Sene doksan birde bir kıtlık oldu
Şaşırıp arada kaldık yareden
Açlıkta milletin gül benzi soldu
Tomurcuk gül idik solduk yareden
Irahmet yerine kuru yel eser
Zenginler fakirin dalına basar
Ahali acından kan köpük kusar
Açlıkta üzerlik yolduk yareden
Kıtlık çöktü Kırşehir'e Keskin'e
Kayseri Nevşehir Yozgat üstüne
Kimse bakmaz emmi dayı dostuna
Her birimiz bir hal olduk yareden
Hayvanların derileri büzüldü
Tarla bitmez oldu çiftler bozuldu
Koca Acı Öz'ün suyu kesildi
Susuz Kerbelaya döndük yareden
Cümle insan düştü kendi derdine
Bakmaz oldu horantaya mürdüne
Bir musibet doldu Türkmen yurduna
Günahkarız yolda kaldık yareden
Açlıkta insanın sarardı benzi
Söküldü küreği eğrildi omzu
Yarıldı dudağı kurudu ağzı
Dilleri dönmüyor balçık yareden
Nice köyler vardır baca tütmüyor
Nice evler var ki ekmek etmiyor
Buğdaya fakirin gücü yetmiyor
Zavardan bulamaç kardık yareden
Dört sene üst üste gün güne yetti
Koç yiğit gurbette hasretlik çekti
Nice gelin kızlar hizmetçi gitti
Çaresiz bunaldık kaldık yareden
Hökümet mültezim başında savar
Çarşıya varınca zaptiye kovar
Halini arz etsen yatırır döver
Her tarafta birden yandık yareden
Hüseyin'im der ki halimiz yaman
Padişahım imdat eyle el aman
Rezzak'sın isminde ver Kadir Mevlam
Sığındık kapına vardık yareden.
Dönem o dönem yıl o yıl değildir.
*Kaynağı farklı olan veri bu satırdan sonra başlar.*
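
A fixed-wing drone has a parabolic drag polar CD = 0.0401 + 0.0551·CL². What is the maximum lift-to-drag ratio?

For CD = CD0 + K·CL², (L/D)max occurs at CL* = √(CD0/K) and equals 1/(2√(K·CD0)).
(L/D)max = 1/(2√(0.0551 × 0.0401)) = 1/(2 × 0.04701) = 10.6

(L/D)max = 10.6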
Erinde geçinde elbette bu VİRÜS’ün aşısı bulunup zengin fakir, inançlı inançsız, bizden bizden değil, ünlü ünsüz, güzel çirkin ayırımı yapmayan bu lanet felaket elbette önlenecektir. Ancak artık gerek kişilerde gerekse devletlerde hiçbir şey eskisi gibi olmayacak; “Alışkanlıklar, yaşam tarzları, yönetim şekilleri, yaşam öncelikleri” değişecektir… Bu VİRÜS olayı adeta bir doğal selection; (eleme, ayıklama) olacak; “Bünyesi güçlü, bağışıklık sistemi sağlam olan insanlar gibi, bünyesi güçlü, bağışıklık sistemi sağlam olan devletler ayakta kalacak, diğerleri tarih sahnesinden silinecektir…”
Dileğimiz bu felaketin kısa zamanda bertaraf edilerek, insanlığın huzura kavuşması yönündedir.